ETFs without Borders: Global Investments

If you were standing on a ship in the middle of the ocean, and you looked up and squinted real hard, you would see ETF investment dollars sailing overhead.


For at least a decade now, U.S. fund investors have been steadily adding money to the international side of their stock portfolios. According to figures from the Investment Company Institute, the average U.S. investor in 2001 had but 13 percent of his or her equity portfolio allocated to foreign stocks; today, that figure is 27 percent.


Just to be clear: The terms foreign and international are used interchangeably to refer to stocks of companies outside of the United States. The word global refers to stocks of companies based anywhere in the whole world, including the United States.

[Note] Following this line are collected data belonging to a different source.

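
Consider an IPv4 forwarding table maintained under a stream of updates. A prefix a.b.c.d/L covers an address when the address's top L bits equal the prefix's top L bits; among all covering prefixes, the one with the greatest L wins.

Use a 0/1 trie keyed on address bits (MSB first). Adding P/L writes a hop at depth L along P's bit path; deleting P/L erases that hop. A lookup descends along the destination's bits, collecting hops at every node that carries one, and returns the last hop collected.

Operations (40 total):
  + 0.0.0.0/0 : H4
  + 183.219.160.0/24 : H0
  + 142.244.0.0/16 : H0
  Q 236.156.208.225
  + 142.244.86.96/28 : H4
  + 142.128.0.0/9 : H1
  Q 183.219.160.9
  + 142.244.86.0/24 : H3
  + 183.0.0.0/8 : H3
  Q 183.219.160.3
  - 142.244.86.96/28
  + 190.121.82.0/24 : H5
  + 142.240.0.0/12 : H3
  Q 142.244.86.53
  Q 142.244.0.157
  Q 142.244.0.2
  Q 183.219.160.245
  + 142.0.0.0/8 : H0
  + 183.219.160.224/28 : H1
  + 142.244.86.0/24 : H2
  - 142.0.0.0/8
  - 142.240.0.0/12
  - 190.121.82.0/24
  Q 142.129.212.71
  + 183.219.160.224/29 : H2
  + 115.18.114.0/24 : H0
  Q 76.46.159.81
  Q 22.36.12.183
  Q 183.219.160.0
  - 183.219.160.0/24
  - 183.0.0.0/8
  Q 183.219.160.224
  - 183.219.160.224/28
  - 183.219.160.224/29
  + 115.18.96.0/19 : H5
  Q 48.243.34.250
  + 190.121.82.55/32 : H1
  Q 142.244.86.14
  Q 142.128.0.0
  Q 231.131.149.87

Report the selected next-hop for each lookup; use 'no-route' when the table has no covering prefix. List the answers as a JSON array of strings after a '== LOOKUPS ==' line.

Trace:
  add 0.0.0.0/0 -> H4 at depth 0
  add 183.219.160.0/24 -> H0 at depth 24
  add 142.244.0.0/16 -> H0 at depth 16
  Q 236.156.208.225: descend 1 ; hops seen [H4] ; pick H4
  add 142.244.86.96/28 -> H4 at depth 28
  add 142.128.0.0/9 -> H1 at depth 9
  Q 183.219.160.9: descend 101101111101101110100000 ; hops seen [H4,H0] ; pick H0
  add 142.244.86.0/24 -> H3 at depth 24
  add 183.0.0.0/8 -> H3 at depth 8
  Q 183.219.160.3: descend 101101111101101110100000 ; hops seen [H4,H3,H0] ; pick H0
  - 142.244.86.96/28 clear@28
  add 190.121.82.0/24 -> H5 at depth 24
  add 142.240.0.0/12 -> H3 at depth 12
  Q 142.244.86.53: descend 1000111011110100010101100 ; hops seen [H4,H1,H3,H0,H3] ; pick H3
  Q 142.244.0.157: descend 10001110111101000 ; hops seen [H4,H1,H3,H0] ; pick H0
  Q 142.244.0.2: descend 10001110111101000 ; hops seen [H4,H1,H3,H0] ; pick H0
  Q 183.219.160.245: descend 101101111101101110100000 ; hops seen [H4,H3,H0] ; pick H0
  add 142.0.0.0/8 -> H0 at depth 8
  add 183.219.160.224/28 -> H1 at depth 28
  add 142.244.86.0/24 -> H2 at depth 24
  - 142.0.0.0/8 clear@8
  - 142.240.0.0/12 clear@12
  - 190.121.82.0/24 clear@24
  Q 142.129.212.71: descend 100011101 ; hops seen [H4,H1] ; pick H1
  add 183.219.160.224/29 -> H2 at depth 29
  add 115.18.114.0/24 -> H0 at depth 24
  Q 76.46.159.81: descend 01 ; hops seen [H4] ; pick H4
  Q 22.36.12.183: descend 0 ; hops seen [H4] ; pick H4
  Q 183.219.160.0: descend 101101111101101110100000 ; hops seen [H4,H3,H0] ; pick H0
  - 183.219.160.0/24 clear@24
  - 183.0.0.0/8 clear@8
  Q 183.219.160.224: descend 10110111110110111010000011100 ; hops seen [H4,H1,H2] ; pick H2
  - 183.219.160.224/28 clear@28
  - 183.219.160.224/29 clear@29
  add 115.18.96.0/19 -> H5 at depth 19
  Q 48.243.34.250: descend 0 ; hops seen [H4] ; pick H4
  add 190.121.82.55/32 -> H1 at depth 32
  Q 142.244.86.14: descend 1000111011110100010101100 ; hops seen [H4,H1,H0,H2] ; pick H2
  Q 142.128.0.0: descend 100011101 ; hops seen [H4,H1] ; pick H1
  Q 231.131.149.87: descend 1 ; hops seen [H4] ; pick H4

== LOOKUPS ==
["H4","H0","H0","H3","H0","H0","H0","H1","H4","H4","H0","H2","H4","H2","H1","H4"]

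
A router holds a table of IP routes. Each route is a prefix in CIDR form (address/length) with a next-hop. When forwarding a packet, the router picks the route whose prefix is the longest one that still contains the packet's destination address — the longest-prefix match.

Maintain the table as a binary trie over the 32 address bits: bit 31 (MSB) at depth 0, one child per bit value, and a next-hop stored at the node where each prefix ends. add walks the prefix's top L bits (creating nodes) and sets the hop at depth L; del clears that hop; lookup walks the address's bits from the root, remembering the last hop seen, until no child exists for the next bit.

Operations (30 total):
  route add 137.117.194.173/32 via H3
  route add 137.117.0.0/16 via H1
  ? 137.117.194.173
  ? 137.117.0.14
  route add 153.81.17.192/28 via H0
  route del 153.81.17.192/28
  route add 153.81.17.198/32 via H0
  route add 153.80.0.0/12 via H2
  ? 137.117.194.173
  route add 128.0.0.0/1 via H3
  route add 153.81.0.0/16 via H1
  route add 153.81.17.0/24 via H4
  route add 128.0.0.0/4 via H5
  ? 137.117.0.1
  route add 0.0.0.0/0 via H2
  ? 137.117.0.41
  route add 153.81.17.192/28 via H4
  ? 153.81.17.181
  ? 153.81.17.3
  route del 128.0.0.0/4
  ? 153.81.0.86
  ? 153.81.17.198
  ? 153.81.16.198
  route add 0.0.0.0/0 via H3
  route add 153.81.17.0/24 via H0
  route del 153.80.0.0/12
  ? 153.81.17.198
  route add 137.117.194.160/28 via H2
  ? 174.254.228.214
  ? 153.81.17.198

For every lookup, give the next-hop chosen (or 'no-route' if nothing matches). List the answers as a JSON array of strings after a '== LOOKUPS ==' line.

Apply in order:
  + 137.117.194.173/32 (H3) depth=32
  + 137.117.0.0/16 (H1) depth=16
  Q 137.117.194.173: descend 10001001011101011100001010101101 ; hops seen [H1,H3] ; pick H3
  Q 137.117.0.14: descend 1000100101110101 ; hops seen [H1] ; pick H1
  + 153.81.17.192/28 (H0) depth=28
  - 153.81.17.192/28 clear@28
  + 153.81.17.198/32 (H0) depth=32
  + 153.80.0.0/12 (H2) depth=12
  Q 137.117.194.173: descend 10001001011101011100001010101101 ; hops seen [H1,H3] ; pick H3
  + 128.0.0.0/1 (H3) depth=1
  + 153.81.0.0/16 (H1) depth=16
  + 153.81.17.0/24 (H4) depth=24
  + 128.0.0.0/4 (H5) depth=4
  Q 137.117.0.1: descend 1000100101110101 ; hops seen [H3,H5,H1] ; pick H1
  + 0.0.0.0/0 (H2) depth=0
  Q 137.117.0.41: descend 1000100101110101 ; hops seen [H2,H3,H5,H1] ; pick H1
  + 153.81.17.192/28 (H4) depth=28
  Q 153.81.17.181: descend 1001100101010001000100011 ; hops seen [H2,H3,H2,H1,H4] ; pick H4
  Q 153.81.17.3: descend 100110010101000100010001 ; hops seen [H2,H3,H2,H1,H4] ; pick H4
  - 128.0.0.0/4 clear@4
  Q 153.81.0.86: descend 1001100101010001000 ; hops seen [H2,H3,H2,H1] ; pick H1
  Q 153.81.17.198: descend 10011001010100010001000111000110 ; hops seen [H2,H3,H2,H1,H4,H4,H0] ; pick H0
  Q 153.81.16.198: descend 10011001010100010001000 ; hops seen [H2,H3,H2,H1] ; pick H1
  + 0.0.0.0/0 (H3) depth=0
  + 153.81.17.0/24 (H0) depth=24
  - 153.80.0.0/12 clear@12
  Q 153.81.17.198: descend 10011001010100010001000111000110 ; hops seen [H3,H3,H1,H0,H4,H0] ; pick H0
  + 137.117.194.160/28 (H2) depth=28
  Q 174.254.228.214: descend 10 ; hops seen [H3,H3] ; pick H3
  Q 153.81.17.198: descend 10011001010100010001000111000110 ; hops seen [H3,H3,H1,H0,H4,H0] ; pick H0

== LOOKUPS ==
["H3","H1","H3","H1","H1","H4","H4","H1","H0","H1","H0","H3","H0"]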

Many investors have been moving to foreign stocks for the same reason that they move, moth-into-light style, into any other kind of investment: They’ve been lured by recent high returns, especially the returns of emerging market nation stocks.


As of mid-2011, the 10-year annualized return of the U.S. stock market stood at about 4 percent. In sharp contrast, stocks of the world’s emerging market nations clocked in with a rather astounding 16 percent per year for the past decade.


Developed nations in the Pacific Rim (Japan, Australia, Singapore) more or less matched the United States for the decade. European stocks (including the United Kingdom), despite some sharp recent losses due largely to a debt mess in Greece and Portugal, showed an average return of about 6 percent.


In the past, most Americans were woefully under-invested abroad, so the recent turn could be a good thing. It’s good that most investors have finally started to send their dollars abroad — even if some of them are doing it, by and large, for the wrong reason.